Los sueños del gabacho se me atragantaron en la realidad arenosa del desierto y maldije la necedad que me arrojó ahí, al destino ojete de conejo lampareado perseguido por los perros. Salí y me puse a buscar a mis primos, Hugo y Martín, pero fue en vano, ellos no contestaron. Desesperado, y al ver que empezaba a anochecer, me puse a gritarles como loco y de repente las luces de dos patrullas se encendieron a lo lejos.

Escuché cómo encendieron los motores y salí corriendo alejándome de ellas. Estaban como a 400 metros pero yo sentía que me pisaban los talones. Corrí, corrí y corrí más de una hora hasta que ya no pude más. Aunque lo agreste del camino hizo que cayera de bruces varias veces, lastimándome codos y rodillas hasta sangrar, me ayudó a burlar a las patrullas que no se atrevieron a seguirme por ahí.

Descansé un poco y caminé una hora más, arrastrando los pies entre la arena pedregosa del desierto y el desamparo de la noche helada. Por suerte había luna, pero a ella, tan serena, mi drama le era indiferente. Por eso me cagan los poetas, pues bien decía don Atahualpa Yupanqui que de tanto mirar la luna ya nada saben mirar. El cielo siempre es bonito, jodidos los que estamos abajo.

El espanto del eco que arrastraba el aullido de los coyotes y el bramido infame de las zorras en celo, me hizo pensar en mis primos y su suerte en esa noche en que fuimos perseguidos como animales. Un último arranque de valor e instinto me hizo caminar hacia una luz que se veía a lo lejos. Mi conciencia divagaba y en algún momento asumí que el delirio me provocaba visiones, pero ya no me importó porque acepté el hecho de que si iba a morir era preferible hacerlo desconectado de la nefasta realidad.

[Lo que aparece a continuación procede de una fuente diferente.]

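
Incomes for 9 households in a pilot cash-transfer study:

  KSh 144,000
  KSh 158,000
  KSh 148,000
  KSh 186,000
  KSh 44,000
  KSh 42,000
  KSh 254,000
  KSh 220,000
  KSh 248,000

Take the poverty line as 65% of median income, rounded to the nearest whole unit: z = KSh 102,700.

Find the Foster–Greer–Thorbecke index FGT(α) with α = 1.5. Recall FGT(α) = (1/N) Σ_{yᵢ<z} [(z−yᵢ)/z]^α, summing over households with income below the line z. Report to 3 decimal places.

Below the line: KSh 42,000, KSh 44,000 (q = 2 of N = 9).
Normalized shortfalls: (102700−42000)/102700 = 0.5910; (102700−44000)/102700 = 0.5716.
Raised to α = 1.5: 0.45439; 0.43212.
Sum = 0.886506; FGT(1.5) = 0.886506 / 9 = 0.099.

0.099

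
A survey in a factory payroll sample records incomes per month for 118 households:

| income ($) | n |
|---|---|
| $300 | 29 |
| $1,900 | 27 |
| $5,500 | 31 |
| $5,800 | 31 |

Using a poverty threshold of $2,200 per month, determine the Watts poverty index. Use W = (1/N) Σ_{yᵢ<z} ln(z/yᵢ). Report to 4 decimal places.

Below z: 29×$300, 27×$1,900 (q = 56 of N = 118).
Log gaps: ln(2200/300) = 1.9924 (×29); ln(2200/1900) = 0.1466 (×27).
W = 61.738769 / 118 = 0.5232.

0.5232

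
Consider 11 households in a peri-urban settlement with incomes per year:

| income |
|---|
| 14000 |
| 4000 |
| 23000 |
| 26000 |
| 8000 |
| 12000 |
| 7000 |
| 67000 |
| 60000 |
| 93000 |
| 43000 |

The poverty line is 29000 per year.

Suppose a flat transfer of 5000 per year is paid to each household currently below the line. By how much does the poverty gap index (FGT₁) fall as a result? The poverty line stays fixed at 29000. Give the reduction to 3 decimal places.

Before: below the line — 4000, 7000, 8000, 12000, 14000, 23000, 26000; poverty gap index (FGT₁) = 0.34169.
After the 5000 transfer: below the line — 9000, 12000, 13000, 17000, 19000, 28000; poverty gap index (FGT₁) = 0.23824.
Reduction = 0.34169 − 0.23824 = 0.103.

0.103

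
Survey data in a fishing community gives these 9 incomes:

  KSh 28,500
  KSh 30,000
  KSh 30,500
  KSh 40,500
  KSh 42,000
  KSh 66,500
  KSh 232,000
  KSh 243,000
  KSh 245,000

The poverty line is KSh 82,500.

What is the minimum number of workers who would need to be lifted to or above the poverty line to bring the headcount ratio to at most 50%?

Currently q = 6 of N = 9 are below the line (H = 0.667).
A headcount ratio of at most 50% allows at most ⌊0.50 × 9⌋ = 4 poor workers.
So at least 6 − 4 = 2 must be lifted.

2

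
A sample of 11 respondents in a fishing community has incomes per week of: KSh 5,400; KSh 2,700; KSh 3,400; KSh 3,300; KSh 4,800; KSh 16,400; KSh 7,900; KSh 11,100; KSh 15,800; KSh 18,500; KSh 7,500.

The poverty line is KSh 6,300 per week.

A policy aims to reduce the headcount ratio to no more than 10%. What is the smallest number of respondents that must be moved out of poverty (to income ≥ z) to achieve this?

4

Currently q = 5 of N = 11 are below the line (H = 0.455).
A headcount ratio of at most 10% allows at most ⌊0.10 × 11⌋ = 1 poor respondents.
So at least 5 − 1 = 4 must be lifted.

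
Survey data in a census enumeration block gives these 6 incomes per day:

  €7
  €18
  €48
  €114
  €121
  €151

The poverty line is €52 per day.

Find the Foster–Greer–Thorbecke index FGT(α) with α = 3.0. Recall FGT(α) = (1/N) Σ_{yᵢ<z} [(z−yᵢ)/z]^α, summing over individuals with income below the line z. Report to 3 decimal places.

Below the line: €7, €18, €48 (q = 3 of N = 6).
Normalized shortfalls: (52−7)/52 = 0.8654; (52−18)/52 = 0.6538; (52−48)/52 = 0.0769.
Raised to α = 3.0: 0.64808; 0.27953; 0.00046.
Sum = 0.928062; FGT(3.0) = 0.928062 / 6 = 0.155.

0.155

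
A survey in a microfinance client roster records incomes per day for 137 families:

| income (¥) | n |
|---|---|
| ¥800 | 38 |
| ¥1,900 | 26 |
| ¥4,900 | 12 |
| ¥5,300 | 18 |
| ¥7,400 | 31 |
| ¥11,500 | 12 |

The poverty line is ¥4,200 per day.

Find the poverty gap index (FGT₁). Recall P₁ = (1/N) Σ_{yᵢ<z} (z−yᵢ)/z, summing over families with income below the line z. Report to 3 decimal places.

Incomes under z: 38×¥800, 26×¥1,900 (q = 64 of N = 137).
Shortfall ratios: (4200−800)/4200 = 0.8095 (×38); (4200−1900)/4200 = 0.5476 (×26).
Sum of shortfalls = 45.000000; P₁ averages over all N: 45.000000 / 137 = 0.328.

0.328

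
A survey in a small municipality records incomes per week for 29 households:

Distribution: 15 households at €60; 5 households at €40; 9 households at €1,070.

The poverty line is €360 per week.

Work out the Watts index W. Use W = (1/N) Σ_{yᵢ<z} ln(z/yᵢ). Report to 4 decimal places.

1.3056

Poor units: 5×€40, 15×€60 (q = 20 of N = 29).
Log shortfalls: ln(360/40) = 2.1972 (×5); ln(360/60) = 1.7918 (×15).
W = 37.862515 / 29 = 1.3056.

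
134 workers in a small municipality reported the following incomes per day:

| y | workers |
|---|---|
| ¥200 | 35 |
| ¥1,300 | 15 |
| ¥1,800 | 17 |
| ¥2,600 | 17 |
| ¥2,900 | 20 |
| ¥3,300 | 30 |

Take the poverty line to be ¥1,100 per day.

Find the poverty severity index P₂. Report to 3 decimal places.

Incomes under z: 35×¥200 (q = 35 of N = 134).
Normalized shortfalls: (1100−200)/1100 = 0.8182 (×35).
Squared: 0.6694 (×35).
Sum = 23.429752; P₂ = 23.429752 / 134 = 0.175.

0.175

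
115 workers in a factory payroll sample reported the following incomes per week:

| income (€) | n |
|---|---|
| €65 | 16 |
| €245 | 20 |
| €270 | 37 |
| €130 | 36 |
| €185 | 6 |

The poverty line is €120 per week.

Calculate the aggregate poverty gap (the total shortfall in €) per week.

Below the line: 16×€65 (q = 16 of N = 115).
Individual gaps: 16×(120−65) = 880.
Aggregate gap = €880.

€880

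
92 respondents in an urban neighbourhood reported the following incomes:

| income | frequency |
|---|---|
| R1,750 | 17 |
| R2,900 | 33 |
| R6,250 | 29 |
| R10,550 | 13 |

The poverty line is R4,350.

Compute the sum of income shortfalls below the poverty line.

R92,050

Below the line: 17×R1,750, 33×R2,900 (q = 50 of N = 92).
Individual gaps: 17×(4350−1750) = 44200; 33×(4350−2900) = 47850.
Aggregate gap = R92,050.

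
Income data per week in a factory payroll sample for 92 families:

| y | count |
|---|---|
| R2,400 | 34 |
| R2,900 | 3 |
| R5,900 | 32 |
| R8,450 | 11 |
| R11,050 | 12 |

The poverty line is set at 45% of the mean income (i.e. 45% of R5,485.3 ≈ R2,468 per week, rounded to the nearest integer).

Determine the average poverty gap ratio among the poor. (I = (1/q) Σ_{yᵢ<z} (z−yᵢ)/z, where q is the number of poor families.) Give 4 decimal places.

Below z: 34×R2,400 (q = 34 of N = 92).
Relative gaps: 0.0276 (×34); sum = 0.936791.
I averages over the q = 34 poor units only: 0.936791 / 34 = 0.0276.

0.0276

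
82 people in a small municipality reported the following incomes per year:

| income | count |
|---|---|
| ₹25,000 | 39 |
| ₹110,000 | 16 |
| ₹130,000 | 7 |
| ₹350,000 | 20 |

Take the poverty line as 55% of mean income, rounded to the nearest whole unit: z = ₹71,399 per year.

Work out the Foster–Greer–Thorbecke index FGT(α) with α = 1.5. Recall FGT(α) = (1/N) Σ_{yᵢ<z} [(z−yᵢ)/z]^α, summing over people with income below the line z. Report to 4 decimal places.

0.2492

Incomes under z: 39×₹25,000 (q = 39 of N = 82).
Relative gaps: (71399−25000)/71399 = 0.6499 (×39).
Raised to α = 1.5: 0.52387 (×39).
Sum = 20.430987; FGT(1.5) = 20.430987 / 82 = 0.2492.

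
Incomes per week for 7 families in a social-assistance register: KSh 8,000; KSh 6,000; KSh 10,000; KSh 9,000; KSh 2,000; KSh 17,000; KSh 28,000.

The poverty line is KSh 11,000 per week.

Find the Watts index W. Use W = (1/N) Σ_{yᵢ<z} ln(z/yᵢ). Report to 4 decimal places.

0.4179

Poor units: KSh 2,000, KSh 6,000, KSh 8,000, KSh 9,000, KSh 10,000 (q = 5 of N = 7).
Log shortfalls: ln(11000/2000) = 1.7047; ln(11000/6000) = 0.6061; ln(11000/8000) = 0.3185; ln(11000/9000) = 0.2007; ln(11000/10000) = 0.0953.
W = 2.925319 / 7 = 0.4179.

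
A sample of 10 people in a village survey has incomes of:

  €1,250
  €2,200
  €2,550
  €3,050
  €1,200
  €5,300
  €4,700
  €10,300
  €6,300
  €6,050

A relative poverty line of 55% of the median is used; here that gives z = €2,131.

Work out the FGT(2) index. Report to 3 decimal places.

Incomes under z: €1,200, €1,250 (q = 2 of N = 10).
Relative gaps: (2131−1200)/2131 = 0.4369; (2131−1250)/2131 = 0.4134.
Squared: 0.1909; 0.1709.
Sum = 0.361785; P₂ = 0.361785 / 10 = 0.036.

0.036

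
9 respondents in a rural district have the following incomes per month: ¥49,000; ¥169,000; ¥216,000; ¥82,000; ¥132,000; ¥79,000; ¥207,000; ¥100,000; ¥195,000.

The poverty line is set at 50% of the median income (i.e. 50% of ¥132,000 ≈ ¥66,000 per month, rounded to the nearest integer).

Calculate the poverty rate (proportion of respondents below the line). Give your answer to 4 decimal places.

1 of the 9 respondents have income below ¥66,000.
H = 1/9 = 0.1111.

0.1111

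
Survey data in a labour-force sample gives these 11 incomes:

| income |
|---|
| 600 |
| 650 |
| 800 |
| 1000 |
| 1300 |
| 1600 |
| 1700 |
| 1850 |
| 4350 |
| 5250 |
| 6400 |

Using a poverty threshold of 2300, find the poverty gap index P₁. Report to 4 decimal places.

0.3518

Poor units: 600, 650, 800, 1000, 1300, 1600, 1700, 1850 (q = 8 of N = 11).
Relative gaps: (2300−600)/2300 = 0.7391; (2300−650)/2300 = 0.7174; (2300−800)/2300 = 0.6522; (2300−1000)/2300 = 0.5652; (2300−1300)/2300 = 0.4348; (2300−1600)/2300 = 0.3043; (2300−1700)/2300 = 0.2609; (2300−1850)/2300 = 0.1957.
Sum of shortfalls = 3.869565; P₁ averages over all N: 3.869565 / 11 = 0.3518.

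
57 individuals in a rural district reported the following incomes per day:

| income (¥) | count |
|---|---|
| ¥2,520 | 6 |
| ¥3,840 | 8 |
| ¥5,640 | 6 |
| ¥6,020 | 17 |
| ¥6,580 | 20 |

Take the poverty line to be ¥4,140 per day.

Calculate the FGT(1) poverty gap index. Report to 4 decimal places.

0.0514

Incomes under z: 6×¥2,520, 8×¥3,840 (q = 14 of N = 57).
Relative gaps: (4140−2520)/4140 = 0.3913 (×6); (4140−3840)/4140 = 0.0725 (×8).
Σ = 2.927536. Dividing by the full population N = 57 gives P₁ = 0.0514.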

Deseé tener un poco de mariguana para ayudar a la mente a extraviarse y al cuerpo a calentarse. Caí una vez más y decidí ya no levantarme. Postrado pude sentir cada herida de mi cuerpo, las espinas duras de las huizacheras enterradas en la espalda y el sabor terroso de la sangre seca en mi rostro. Estuve dormido casi media hora, hasta que el frío de la noche y el ruido del motor de un vehículo me despertó.

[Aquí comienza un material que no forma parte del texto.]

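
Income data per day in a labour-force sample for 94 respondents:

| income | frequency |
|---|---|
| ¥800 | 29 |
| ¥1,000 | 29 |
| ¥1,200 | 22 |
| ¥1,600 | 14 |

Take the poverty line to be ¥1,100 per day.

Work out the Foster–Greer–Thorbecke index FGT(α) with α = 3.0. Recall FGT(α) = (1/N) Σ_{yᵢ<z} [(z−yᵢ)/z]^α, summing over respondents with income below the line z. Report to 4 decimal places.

0.0065

Below z: 29×¥800, 29×¥1,000 (q = 58 of N = 94).
Gap ratios (z−y)/z: (1100−800)/1100 = 0.2727 (×29); (1100−1000)/1100 = 0.0909 (×29).
Raised to α = 3.0: 0.02029 (×29); 0.00075 (×29).
Sum = 0.610068; FGT(3.0) = 0.610068 / 94 = 0.0065.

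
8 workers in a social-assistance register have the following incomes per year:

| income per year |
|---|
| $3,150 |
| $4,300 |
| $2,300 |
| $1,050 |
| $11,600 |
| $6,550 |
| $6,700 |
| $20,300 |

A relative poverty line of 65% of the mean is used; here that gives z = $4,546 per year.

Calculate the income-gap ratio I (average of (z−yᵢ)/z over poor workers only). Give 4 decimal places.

0.4061

Below the line: $1,050, $2,300, $3,150, $4,300 (q = 4 of N = 8).
Shortfall ratios (z−y)/z: 0.7690, 0.4941, 0.3071, 0.0541; sum = 1.624285.
The income-gap ratio divides by q (the poor only): 1.624285 / 4 = 0.4061.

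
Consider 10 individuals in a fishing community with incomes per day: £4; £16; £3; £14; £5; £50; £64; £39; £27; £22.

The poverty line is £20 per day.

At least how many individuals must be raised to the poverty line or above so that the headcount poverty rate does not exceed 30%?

Currently q = 5 of N = 10 are below the line (H = 0.500).
A headcount ratio of at most 30% allows at most ⌊0.30 × 10⌋ = 3 poor individuals.
So at least 5 − 3 = 2 must be lifted.

2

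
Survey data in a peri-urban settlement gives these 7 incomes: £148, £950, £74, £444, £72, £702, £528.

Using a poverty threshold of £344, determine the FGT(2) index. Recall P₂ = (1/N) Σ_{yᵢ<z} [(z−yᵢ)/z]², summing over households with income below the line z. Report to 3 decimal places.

Below z: £72, £74, £148 (q = 3 of N = 7).
Shortfall ratios: (344−72)/344 = 0.7907; (344−74)/344 = 0.7849; (344−148)/344 = 0.5698.
Squared: 0.6252; 0.6160; 0.3246.
Sum = 1.565880; P₂ = 1.565880 / 7 = 0.224.

0.224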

Ya no tuve miedo, aunque tampoco tenía ganas de levantarme. Me quedé quieto y vi venir el vehículo. Con la luz de sus faros pude constatar que era una camioneta y venía sobre una carretera secundaria que yo, en la oscuridad y la ceguera del miedo no percibí en primera instancia, por lo que asumí que habría una población cercana. Pensando que el vehículo era de un civil me animé a levantarme y hacerle la señal para que se detuviera, agradeciendo a la Divina Providencia mi buena suerte. Sorprendido con mi aparición de fantasma harapiento en medio de la nada, el conductor dio un volantazo y frenó casi frente a mí.

Crispado y tembloroso, sudando la fiebre absurda de la hipotermia, vi que en la parte de atrás de la camioneta venía Hugo, mi primo. En su cara asustada se esbozó una sonrisa melancólica al reconocerme. Estaba a punto de llorar pero me contuve al ver que de la puerta del copiloto salió un cabrón armado que me obligó a darle la espalda y me esposó. Era el pinche coyote que nos abandonó en medio desierto y que resultó ser un soplón que hacía chambas para la migra.

Creímos que nos iban a matar puesto que ya no traíamos dinero, pero gracias a Dios se tentaron el corazón. Sea como sea agradecimos que nos rescataran y pusieran en ruta de la feliz deportación. A Martín lo seguimos llorando. No lo volvimos a ver.